NEWS

ND slams gov’t after Rouvikonas rallies in Parliament courtyard

ND slams gov’t after Rouvikonas rallies in Parliament courtyard

The government came under fire from the political opposition Wednesday after members of the Rouvikonas anti-establishment group breached security on the perimeter of Greece’s Parliament building and entered the courtyard, the second such incident in as many years.

A group of around 17 people managed to gain access to the building’s courtyard by sneaking in behind the car of Alternate Finance Minister Giorgos Houliarakis as he drove through the entrance. The protesters scattered fliers and shouted slogans condemning the government and declaring solidarity with “political prisoners” including a 29-year-old PhD student who was recently convicted of being a member of the Conspiracy of the Cells of Fire urban guerrilla group and is known in local media by her first name, Irianna.

The protesters were cornered by police and briefly detained while Parliament Speaker Nikos Voutsis communicated with Citizens’ Protection Minister Nikos Toskas. The detainees were later released.

“Parliament, too, has become a free-for-all,” the leader of the main conservative opposition New Democracy party, Kyriakos Mitsotakis, declared after the incident.
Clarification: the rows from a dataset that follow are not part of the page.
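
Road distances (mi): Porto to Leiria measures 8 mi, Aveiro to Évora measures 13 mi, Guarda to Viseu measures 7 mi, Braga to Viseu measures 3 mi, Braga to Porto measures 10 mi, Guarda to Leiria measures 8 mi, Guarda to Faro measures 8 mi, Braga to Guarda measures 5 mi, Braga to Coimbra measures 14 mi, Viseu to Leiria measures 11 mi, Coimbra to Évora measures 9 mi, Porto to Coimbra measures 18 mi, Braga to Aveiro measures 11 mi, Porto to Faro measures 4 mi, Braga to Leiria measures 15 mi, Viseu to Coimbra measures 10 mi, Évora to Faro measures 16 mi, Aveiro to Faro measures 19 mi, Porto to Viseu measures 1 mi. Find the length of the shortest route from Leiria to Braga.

A few of the Leiria→Braga routes:
Leiria -> Guarda -> Braga: 8 + 5 = 13
Leiria -> Braga: 15
Leiria -> Porto -> Viseu -> Braga: 8 + 1 + 3 = 12
Leiria -> Viseu -> Braga: 11 + 3 = 14
Best route has total 12 mi.

12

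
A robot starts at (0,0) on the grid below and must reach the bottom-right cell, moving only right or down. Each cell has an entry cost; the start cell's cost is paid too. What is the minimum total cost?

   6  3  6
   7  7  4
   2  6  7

26

Path [0,0] -> [0,1] -> [0,2] -> [1,2] -> [2,2]: 6 + 3 + 6 + 4 + 7 = 26.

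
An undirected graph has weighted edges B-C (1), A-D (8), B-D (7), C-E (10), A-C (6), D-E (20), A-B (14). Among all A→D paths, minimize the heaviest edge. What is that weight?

Comparing a few candidate routes:
A -> B -> D: max(14, 7) = 14
A -> D: max(8) = 8
A -> C -> B -> D: max(6, 1, 7) = 7
A -> B -> C -> E -> D: max(14, 1, 10, 20) = 20
Smallest bottleneck: 7.

7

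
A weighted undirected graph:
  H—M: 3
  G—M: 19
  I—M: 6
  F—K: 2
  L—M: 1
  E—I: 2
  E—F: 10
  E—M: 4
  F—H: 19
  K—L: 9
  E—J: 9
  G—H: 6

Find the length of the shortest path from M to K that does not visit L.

16

Routes from M to K avoiding L:
M -> H -> F -> K: 3 + 19 + 2 = 24
M -> E -> F -> K: 4 + 10 + 2 = 16
M -> I -> E -> F -> K: 6 + 2 + 10 + 2 = 20
M -> G -> H -> F -> K: 19 + 6 + 19 + 2 = 46
Shortest: 16.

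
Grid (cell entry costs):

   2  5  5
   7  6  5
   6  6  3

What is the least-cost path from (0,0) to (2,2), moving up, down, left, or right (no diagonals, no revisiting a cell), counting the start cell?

Take [0,0] -> [0,1] -> [0,2] -> [1,2] -> [2,2] for a total of 2 + 5 + 5 + 5 + 3 = 20.

20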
He accused the government of “legitimizing lawlessness and handing over the state and now Parliament to all sorts of troublemakers who it cultivated itself.”

He added that the coalition was “turning a blind eye to all these phenomena because, quite simply, it is protecting its own children.”
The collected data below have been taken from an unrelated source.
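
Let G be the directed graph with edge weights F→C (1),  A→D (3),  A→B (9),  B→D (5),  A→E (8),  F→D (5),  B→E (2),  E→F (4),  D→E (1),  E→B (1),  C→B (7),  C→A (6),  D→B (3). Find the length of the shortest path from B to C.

7

Candidate routes:
B -> D -> E -> F -> C: 5 + 1 + 4 + 1 = 11
B -> E -> F -> C: 2 + 4 + 1 = 7
Shortest: 7.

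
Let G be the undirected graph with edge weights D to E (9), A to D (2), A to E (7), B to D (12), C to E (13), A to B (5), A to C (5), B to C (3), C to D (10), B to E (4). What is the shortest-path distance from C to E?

A few of the C→E routes:
C -> A -> E: 5 + 7 = 12
C -> A -> B -> E: 5 + 5 + 4 = 14
C -> B -> E: 3 + 4 = 7
C -> A -> D -> E: 5 + 2 + 9 = 16
C -> B -> A -> E: 3 + 5 + 7 = 15
C -> E: 13
Best route has total 7.

7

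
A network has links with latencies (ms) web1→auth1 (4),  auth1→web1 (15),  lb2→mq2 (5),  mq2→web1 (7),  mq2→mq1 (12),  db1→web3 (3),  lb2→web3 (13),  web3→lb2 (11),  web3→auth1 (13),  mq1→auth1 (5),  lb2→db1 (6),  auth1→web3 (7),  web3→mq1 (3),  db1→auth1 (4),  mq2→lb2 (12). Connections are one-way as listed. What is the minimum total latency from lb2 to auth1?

Comparing a few candidate routes:
lb2→web3→mq1→auth1: 13 + 3 + 5 = 21
lb2→db1→web3→mq1→auth1: 6 + 3 + 3 + 5 = 17
lb2→mq2→web1→auth1: 5 + 7 + 4 = 16
lb2→db1→auth1: 6 + 4 = 10
Shortest: 10 ms.

10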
Centrist Potami issued a sarcastic statement in response to Toskas’s claims in a recent interview with Kathimerini to be systematically identifying all the active anarchists and vandals in Athens. “Rouvikonas has a heart after all. Its members came of their own accord to Parliament to facilitate the minister in his task.”

Rouvikonas was the driving force behind several protests in 2015, including one on the grounds of Parliament in April of that year. Since then it has conducted increasingly frequent raids on government buildings as well as business targets, often protesting the repercussions of austerity policies demanded by Greece’s creditors.